Со стороны кухни раздались шаги и за оградой появились неясные очертания мужской фигуры.
— Здесь! — крикнул часовой, — я здесь!
Вилли с заспанным лицом приблизился к ограде, прошел вдоль нее и через ворота вышел на улицу.
— Который час?
Вилли медленно, обстоятельно задрал рубашку, нащупал пальцами часы, вытащил их из кармашка и поднес к глазам:
— Десять минут третьего.
— Не может этого быть, посмотри, идут ли они, нет, нет, не может быть.
Голос часового опасно дрожал, затаив дыхание, он напряженно следил, как Вилли поднес часы к уху, встряхнул их и опять взглянул на циферблат.
— Идут, я же знаю, мои часы всегда в порядке. — Голос его звучал равнодушно. Часовой стоял молча. У него было застывшее, замкнутое лицо, суровое и страдальческое.
— Да помолчи ты, — сказал Вилли, хотя часовой не проронил ни слова, — ты прямо как маленький, два часа есть два часа, и ничего тут не попишешь.
Часовой стоял как соляной столб. Десять минут! — думал он вновь и вновь, и эта единственная мысль молоточком стучала в его мозгу. Десять минут, двенадцать раз по десять минут, сто двадцать раз по минуте!
— Знаешь, — продолжал Вилли довольным голосом, — я вот всегда думаю о доме, и время быстрее проходит, а когда-нибудь война кончится, мы вернемся по домам, снимем форму, поцелуем наших жен, пойдем на работу, мы исполнили свой долг, понимаешь, и мы...
— Заткнись!
Они враждебно смотрели друг на друга, не видя в сущности ничего, кроме светлого расплывчатого пятна под черной тенью каски, и все-таки они отчетливо видели лица друг друга, они воссоздали их по звуку голоса, по тому напряжению, что разлито в воздухе.

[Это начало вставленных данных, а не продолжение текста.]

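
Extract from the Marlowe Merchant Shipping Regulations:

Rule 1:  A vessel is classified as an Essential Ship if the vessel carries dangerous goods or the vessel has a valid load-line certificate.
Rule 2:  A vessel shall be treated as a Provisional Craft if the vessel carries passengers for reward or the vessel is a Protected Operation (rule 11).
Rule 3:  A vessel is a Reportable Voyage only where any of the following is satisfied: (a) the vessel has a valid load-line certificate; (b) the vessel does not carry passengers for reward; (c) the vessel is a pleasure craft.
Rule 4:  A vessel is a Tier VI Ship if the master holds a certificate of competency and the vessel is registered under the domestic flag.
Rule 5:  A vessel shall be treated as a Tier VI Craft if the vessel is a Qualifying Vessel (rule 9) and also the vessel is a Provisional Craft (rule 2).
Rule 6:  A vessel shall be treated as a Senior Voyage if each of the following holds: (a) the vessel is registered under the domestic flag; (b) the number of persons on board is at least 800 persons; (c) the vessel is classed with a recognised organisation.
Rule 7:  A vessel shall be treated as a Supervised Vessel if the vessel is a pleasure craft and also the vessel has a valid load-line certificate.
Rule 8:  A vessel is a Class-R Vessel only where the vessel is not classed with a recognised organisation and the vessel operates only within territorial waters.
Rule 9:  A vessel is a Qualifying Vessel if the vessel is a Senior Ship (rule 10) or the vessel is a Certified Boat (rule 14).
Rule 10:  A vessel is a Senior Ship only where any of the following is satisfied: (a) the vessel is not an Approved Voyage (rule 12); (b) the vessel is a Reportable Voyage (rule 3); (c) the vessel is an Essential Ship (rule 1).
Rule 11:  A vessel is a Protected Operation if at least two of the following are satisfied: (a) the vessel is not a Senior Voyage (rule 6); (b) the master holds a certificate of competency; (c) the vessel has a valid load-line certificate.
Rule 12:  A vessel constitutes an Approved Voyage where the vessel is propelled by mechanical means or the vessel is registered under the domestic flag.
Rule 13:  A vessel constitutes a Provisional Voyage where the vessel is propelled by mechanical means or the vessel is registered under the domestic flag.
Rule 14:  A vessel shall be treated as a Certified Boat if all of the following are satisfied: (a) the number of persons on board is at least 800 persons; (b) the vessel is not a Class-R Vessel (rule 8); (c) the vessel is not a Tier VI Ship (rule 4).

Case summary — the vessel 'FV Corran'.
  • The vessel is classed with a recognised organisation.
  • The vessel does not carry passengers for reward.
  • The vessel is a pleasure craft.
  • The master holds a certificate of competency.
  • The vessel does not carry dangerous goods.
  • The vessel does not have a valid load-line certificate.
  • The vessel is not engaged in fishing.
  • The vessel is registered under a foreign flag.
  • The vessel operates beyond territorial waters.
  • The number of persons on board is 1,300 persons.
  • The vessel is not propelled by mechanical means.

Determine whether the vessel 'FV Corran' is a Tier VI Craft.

Under rule 12: the vessel is propelled by mechanical means? no; or the vessel is registered under the domestic flag? no. So the vessel is not an Approved Voyage.
Under rule 3: the vessel has a valid load-line certificate? no; or the vessel does not carry passengers for reward? yes; or the vessel is a pleasure craft? yes. So the vessel is a Reportable Voyage.
Under rule 1: the vessel carries dangerous goods? no; or the vessel has a valid load-line certificate? no. So the vessel is not an Essential Ship.
Under rule 10: not an Approved Voyage (rule 12)? yes; or Reportable Voyage (rule 3)? yes; or Essential Ship (rule 1)? no. So the vessel is a Senior Ship.
Under rule 8: the vessel is not classed with a recognised organisation? no; and the vessel operates only within territorial waters? no. So the vessel is not a Class-R Vessel.
Under rule 4: the master holds a certificate of competency? yes; and the vessel is registered under the domestic flag? no. So the vessel is not a Tier VI Ship.
Under rule 14: number of persons on board: 1,300 persons ≥ 800 persons? yes; and not a Class-R Vessel (rule 8)? yes; and not a Tier VI Ship (rule 4)? yes. So the vessel is a Certified Boat.
Under rule 9: Senior Ship (rule 10)? yes; or Certified Boat (rule 14)? yes. So the vessel is a Qualifying Vessel.
Under rule 6: the vessel is registered under the domestic flag? no; and number of persons on board: 1,300 persons ≥ 800 persons? yes; and the vessel is classed with a recognised organisation? yes. So the vessel is not a Senior Voyage.
Under rule 11: not a Senior Voyage (rule 6)? yes; the master holds a certificate of competency? yes; the vessel has a valid load-line certificate? no — 2 of 3 hold (need ≥2) → satisfied.
Under rule 2: the vessel carries passengers for reward? no; or Protected Operation (rule 11)? yes. So the vessel is a Provisional Craft.
Under rule 5: Qualifying Vessel (rule 9)? yes; and Provisional Craft (rule 2)? yes. So the vessel is a Tier VI Craft.

Yes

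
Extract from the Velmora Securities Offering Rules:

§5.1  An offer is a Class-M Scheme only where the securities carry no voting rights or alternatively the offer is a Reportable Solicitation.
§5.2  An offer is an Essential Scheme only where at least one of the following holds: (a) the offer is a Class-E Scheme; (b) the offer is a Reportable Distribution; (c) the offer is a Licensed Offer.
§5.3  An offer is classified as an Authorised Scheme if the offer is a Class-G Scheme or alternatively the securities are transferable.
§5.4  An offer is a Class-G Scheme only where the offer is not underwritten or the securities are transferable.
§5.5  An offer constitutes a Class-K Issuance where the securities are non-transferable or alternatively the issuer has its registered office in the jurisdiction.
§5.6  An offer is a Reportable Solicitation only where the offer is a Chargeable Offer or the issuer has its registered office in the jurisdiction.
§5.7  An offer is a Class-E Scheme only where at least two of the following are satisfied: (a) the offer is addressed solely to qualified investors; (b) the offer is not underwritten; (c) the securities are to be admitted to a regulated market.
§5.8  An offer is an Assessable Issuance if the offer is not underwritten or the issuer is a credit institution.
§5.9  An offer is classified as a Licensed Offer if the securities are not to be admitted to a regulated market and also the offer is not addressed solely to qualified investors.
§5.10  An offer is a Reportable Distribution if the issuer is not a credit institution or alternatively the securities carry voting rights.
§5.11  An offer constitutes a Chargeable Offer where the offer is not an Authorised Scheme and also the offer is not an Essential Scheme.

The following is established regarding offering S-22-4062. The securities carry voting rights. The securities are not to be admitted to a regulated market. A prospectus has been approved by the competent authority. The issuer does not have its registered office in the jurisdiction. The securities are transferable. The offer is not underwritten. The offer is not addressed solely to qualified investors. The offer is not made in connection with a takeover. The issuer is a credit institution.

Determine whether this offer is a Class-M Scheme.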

Вилли видел узкое, темное, горькое лицо с потухшими глазами, затененное печалью — лицо часового; а тот видел добродушное лицо, отчасти притворно-приветливое, отчасти обиженное и все-таки настороженное — лицо Вилли.
— Дай мне сигарету, — хрипло попросил часовой.
— О, за тобой, значит, уже будет три сигареты! Знаешь, можно провернуть дельце с часами, господи, разбитые часы, куда ты с ними сунешься! А я дам тебе за них двадцать пять сигарет, десять сейчас, итого тринадцать, а двенадцать послезавтра, когда полевая лавка приедет, ты же знаешь, что...
— Замолчи, давай сюда!
Вилли мгновение помедлил, но потом сунул руку в карман и вытащил пачку сигарет...
— Вот... но где...
Часовой вырвал у него пачку, вскрыл ее и тут же чиркнул спичкой, ярко и беспощадно осветив оба лица, сейчас они были до ужаса схожи: бледные, бесконечно усталые, с дряблыми дрожащими губами.
— Старик, да ты спятил, я же могу влипнуть! — воскликнул Вилли, — и тогда...
— Замолчи! — голос часового звучал уже миролюбивее, — а то они меня...
Он отвернулся, но тут же спросил, оглянувшись:
— А теперь сколько времени?
Вилли опять аккуратно задрал рубашку, выудил часы из маленького кармашка на поясе, поднес к глазам:
— Восемнадцать минут... так ты подумай насчет часов!